22 Nisan 2021 Perşembe

Kayıp mı Fırsat mı


 “Galatasaray takımı olarak iç sahada daha baskılı, daha pres yapan ve daha üretken bir takım olmamız gerekir. Maalesef ilk yarı bunu yapamadık. Rakibimiz bizden daha iyi oynadı ilk yarıda. İkinci yarıda ise oyunu momentumunu biraz elimize aldığımız anda, atak üstüne atak yaparken, zaman zaman baskılarla top çalarken yine bir bireysel hatadan gol yedik. Orada oyuncu da psikolojik olarak şöyle bir şey yapmaya başladı. Yine mi? Sivas maçında geri pas atıyor Martin, gol yiyoruz.  Rize maçında Saracchi, taç atıyor Luyindama ile beraber gol yiyoruz. Bu yetmiyor Emre geri pas atıyor, gol yiyoruz .Bireysel hataları yapan ve cezalandırılan bir takım olmak, üç günde bir maç oynayarak fiziksel olarak yıpranan oyuncuları psikolojik olarak da etkiliyor. Yine mi mağlup olacağız düşüncesine itiyor. Birkaç dakika şokun ardından, oyunu bırakma, küsme tarzında şeyler görüyoruz. Bunların hepsine sahada dik durmalıyız. Şurada kazandığımız zaman olayların bambaşka yere geleceğini bilmemize rağmen, kazanamadığımız için üzülüyorum.”
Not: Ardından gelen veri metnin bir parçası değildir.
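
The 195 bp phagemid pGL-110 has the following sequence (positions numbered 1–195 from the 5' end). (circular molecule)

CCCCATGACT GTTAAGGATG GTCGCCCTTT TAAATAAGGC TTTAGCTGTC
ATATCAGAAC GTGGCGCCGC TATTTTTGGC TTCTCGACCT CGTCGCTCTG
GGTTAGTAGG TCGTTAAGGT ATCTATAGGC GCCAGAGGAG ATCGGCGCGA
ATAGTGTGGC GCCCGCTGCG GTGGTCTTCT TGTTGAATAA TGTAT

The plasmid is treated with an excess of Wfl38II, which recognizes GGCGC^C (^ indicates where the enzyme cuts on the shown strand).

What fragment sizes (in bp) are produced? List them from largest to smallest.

Wfl38II sites (GGCGCC) start at positions 63, 128, 158.
Wfl38II cuts after base 5 of each site (before the last base), so after positions 67, 132, 162.
Circular molecule, 3 cuts → 3 fragments:
  68–132 → 65 bp
  133–162 → 30 bp
  163–195 then 1–67 → 33 + 67 = 100 bp
Sorted largest to smallest: 100, 65, 30 bp.

100, 65, 30 bp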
“Galatasaray’ın ikinci yarı 11 şutu var ama daha fazla üretken olmalıyız. Gelen, üreten ve pozisyon bulan takımız ve rakip nasıl oynarsa oynasın böyle olmalıyız. Kendi oyunumuzu oynayamadık. Oynadığımız zaman da rakibe enteresan bir şekilde top verip gol yedik.  Gol yediğimiz zaman 8-9 kişi oradayız .Doğru yerde durmayıp doğru pozisyon almadık. Luyindama da rakibe geri oynayınca maalesef kritik bir zamanda geriye düştük. Son saniyede onun altında kalktık. Bu bir puanın bize ileride nasıl döneceğini de göreceğiz. Bazen öyle yerlerde öyle puanlar vardır ki, o gün belki üzülürsünüz ama o bir puan size başka türlü dönebilir. İnşallah öyle olur.  Bizim dışarıyla paylaşamadığımız bir sürü sıkıntılarımız var tabii. Tam birini iyi ederken öteki sakatlanıyor. İlk defa böyle şeyler oluyor. Buna rağmen çıkan oyuncuların yerine girenlerin doğru oynaması, senelerdir oynadığımız oyunu en iyi şekilde sahaya yansıtması gerekir. Bu bir sebep; ama tamamı değil. Maalesef bugün o olmadı, kabul edelim. Devam edeceğiz.” 
 
“Kırılganlık olabilir. Hayatımda teknik adam olarak böyle bir istatistiğim yok. Az şeylerle uğraşmıyoruz. İçeride ve dışarıda bir sürü şeyle uğraşıyoruz. Cezalar… Niye sarı kart cezası yedim? Kulübede yana doğru çıkmışım, hizamdan çıkmışım. Bir sürü şey başımıza geliyor. Bir örnek vereyim. Yedlin’e yapılan faul sizin buraya kurduğunuz platforma yakın yerde olmuştu. Hala oynamıyor; ama sarı kart. Olmamış gibi devam ediliyor. Biz 10-11 maçı veya daha fazlasını 10 kişiyle oynuyoruz. Bu sıkıntılar gibi bir sürü şey bir araya geldiği zaman problem haline geliyor. Tabii ki çözüyoruz ya da çözmeye çalışıyoruz. Altı demek 18 puan demek. Galatasaray bu yerlere alışkın. Muhakkak ki rakiplerimizin kaybını bekleyeceğiz. Rakiplerimiz de kaybediyor. Muhakkak ki her maçın Türkiye’de herkes için potansiyel kayıp olabileceğini düşünüyorum. Ligin de iyi tarafı bu zaten.”.